Software could expose the identity of hackers

Scholars have for years used the science of stylometry—studying the individual stylistic traits of a writer—to try to identify the authors of documents such as the Federalist Papers (which parts were written by James Madison, Alexander Hamilton or John Jay), whether Homer wrote all of the Illiad and Odyssey, or if other authors contributed to Shakespeare’s sonnets and plays.

Now an academic team working with the Army Research Laboratory has applied the same type of technique to identifying authors of malicious computer code, as a way to potentially track down hackers.

The team, including researchers from Princeton University, Drexel University and the University of Gottingen in Germany, used machine learning algorithms to parse computer code and identify its author. The results, presented by Princeton post-doctoral candidate Aylin Caliskan-Islam at the 32nd Chaos Computer Conference, was a 94 percent accuracy when examining sample from 1,600 programmers, according to an ARL release. And when researchers could narrow down the field to the five most likely suspects, they were on the mark practically every time.

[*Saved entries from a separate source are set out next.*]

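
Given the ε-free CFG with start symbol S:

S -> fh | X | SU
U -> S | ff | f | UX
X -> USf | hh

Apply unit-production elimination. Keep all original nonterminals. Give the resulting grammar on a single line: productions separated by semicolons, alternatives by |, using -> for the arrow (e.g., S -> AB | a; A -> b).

Unit productions: S->X, U->S.
Unit pairs (A ⇒* B via units): (S,X), (U,S), (U,X).
S: inherits non-unit rules of {S, X} → SU | USf | fh | hh.
U: inherits non-unit rules of {S, U, X} → SU | USf | UX | f | ff | fh | hh.
X: inherits non-unit rules of {X} → USf | hh.

S -> SU | fh | hh | USf; U -> f | SU | UX | ff | fh | hh | USf; X -> hh | USf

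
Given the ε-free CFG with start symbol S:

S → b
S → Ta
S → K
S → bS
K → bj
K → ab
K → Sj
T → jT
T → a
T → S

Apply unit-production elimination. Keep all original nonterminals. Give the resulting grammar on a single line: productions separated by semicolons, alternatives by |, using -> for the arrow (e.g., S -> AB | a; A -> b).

S -> b | Sj | Ta | ab | bS | bj; K -> Sj | ab | bj; T -> a | b | Sj | Ta | ab | bS | bj | jT

Unit productions: S->K, T->S.
Unit pairs (A ⇒* B via units): (S,K), (T,K), (T,S).
S: inherits non-unit rules of {K, S} → Sj | Ta | ab | b | bS | bj.
K: inherits non-unit rules of {K} → Sj | ab | bj.
T: inherits non-unit rules of {K, S, T} → Sj | Ta | a | ab | b | bS | bj | jT.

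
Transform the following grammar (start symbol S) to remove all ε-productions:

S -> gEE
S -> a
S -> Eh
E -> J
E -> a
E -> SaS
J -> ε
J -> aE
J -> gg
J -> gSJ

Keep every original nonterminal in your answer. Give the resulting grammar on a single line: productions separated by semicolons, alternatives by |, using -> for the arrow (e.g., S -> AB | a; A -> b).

Nullable set: {E, J}.
S -> Eh: E nullable, giving Eh | h.
S -> gEE: E, E nullable, giving g | gE | gEE.
E -> J: J nullable, giving J.
Drop J -> ε.
J -> aE: E nullable, giving a | aE.
J -> gSJ: J nullable, giving gS | gSJ.
Unchanged (no nullable symbols): S -> a; E -> SaS; E -> a; J -> gg.

S -> a | g | h | Eh | gE | gEE; E -> J | a | SaS; J -> a | aE | gS | gg | gSJ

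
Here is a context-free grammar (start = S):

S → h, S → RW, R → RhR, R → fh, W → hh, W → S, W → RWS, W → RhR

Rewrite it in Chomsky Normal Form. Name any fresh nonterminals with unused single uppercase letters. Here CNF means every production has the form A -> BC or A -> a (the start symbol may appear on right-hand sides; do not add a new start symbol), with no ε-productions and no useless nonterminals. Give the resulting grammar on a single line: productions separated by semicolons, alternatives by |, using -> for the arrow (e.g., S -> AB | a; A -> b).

No ε-productions.
After unit-elimination: S -> h | RW; R -> fh | RhR; W -> h | RW | hh | RWS | RhR.
TERM: introduce B -> f, A -> h and substitute in every rule of length ≥2.
BIN: R -> RAR becomes R -> RC, C -> AR; W -> RAR becomes W -> RD, D -> AR; W -> RWS becomes W -> RE, E -> WS.

S -> h | RW; A -> h; B -> f; C -> AR; D -> AR; E -> WS; R -> BA | RC; W -> h | AA | RD | RE | RW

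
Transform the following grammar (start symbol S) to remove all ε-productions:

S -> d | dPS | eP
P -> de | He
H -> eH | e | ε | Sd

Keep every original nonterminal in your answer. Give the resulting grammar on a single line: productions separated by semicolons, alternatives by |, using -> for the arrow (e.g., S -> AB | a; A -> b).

S -> d | eP | dPS; H -> e | Sd | eH; P -> e | He | de

Nullable set: {H}.
Drop H -> ε.
H -> eH: H nullable, giving e | eH.
P -> He: H nullable, giving He | e.
Unchanged (no nullable symbols): S -> d; S -> dPS; S -> eP; H -> Sd; H -> e; P -> de.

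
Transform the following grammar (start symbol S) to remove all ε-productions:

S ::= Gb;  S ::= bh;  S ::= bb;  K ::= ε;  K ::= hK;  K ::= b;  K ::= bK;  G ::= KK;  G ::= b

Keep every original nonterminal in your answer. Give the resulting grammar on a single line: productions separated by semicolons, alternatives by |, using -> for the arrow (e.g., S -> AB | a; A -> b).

Nullable set: {G, K}.
S -> Gb: G nullable, giving Gb | b.
G -> KK: K, K nullable, giving K | KK.
Drop K -> ε.
K -> bK: K nullable, giving b | bK.
K -> hK: K nullable, giving h | hK.
Unchanged (no nullable symbols): S -> bb; S -> bh; G -> b; K -> b.

S -> b | Gb | bb | bh; G -> K | b | KK; K -> b | h | bK | hK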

This was a lab experiment with samples of code from known authors, and the researchers say they need to expand their work to a more real-world environment, dealing with ways that malware writers can try to mask their code. (Though researchers also have attributed authorship on “real-world” code in single-author GitHub repositories, ARL said.) Eventually, an automated tool kit that can help identify malware authors could go a long way toward solving a big problem with responding to a cyberattack—attributing where it came from. Because online attacks can be routed around the world, an attack that appears to come from, say, China, might not be from China.

Security experts have used a stylometry-like approach to identify the source of cyberattacks, for example citing similarities in code from previous attacks to attribute the Sony hack to North Korea. But it’s a time-consuming process. Having a software tool that does a lot of the heavy lifting could speed things up.

"Attribution is a real challenge, as it is done manually by experts who have to reconcile forensics following an attack," said Richard Harang, an ARL network security researcher and technical lead for the research. "Currently, human analysis is the common tool. It works, but it can be slow and take a lot of resources. We are developing a toolkit to make it a lot faster and cheaper to support analysts in identifying bad actors."

In writing, stylometry analyzes word choice, sentence structures, syntax, spelling and punctuation to identify a writer’s stylistic “fingerprint.” As the New York Times has pointed out, Madison’s tendency to use “whilst” while Hamilton preferred “while” helped identify their roles in writing the Federalist Papers.

And while applying those principles to code-writing could help identify hackers, stylometry also has other potential repercussions, such as identifying whistle-blowers or human rights activists. In fact, when Drexel researchers released an early version of their stylometry tool in 2012, they also released another tool called Anonymouth, which authors can use to conceal their stylistic identity.

For now, researchers are just looking to continue to improve their tools. "This basic research shows that identifying authors of computer programs based on coding style is possible and worth pursuing," Harang said. "This is collaborative research that builds upon a lot of good work before us."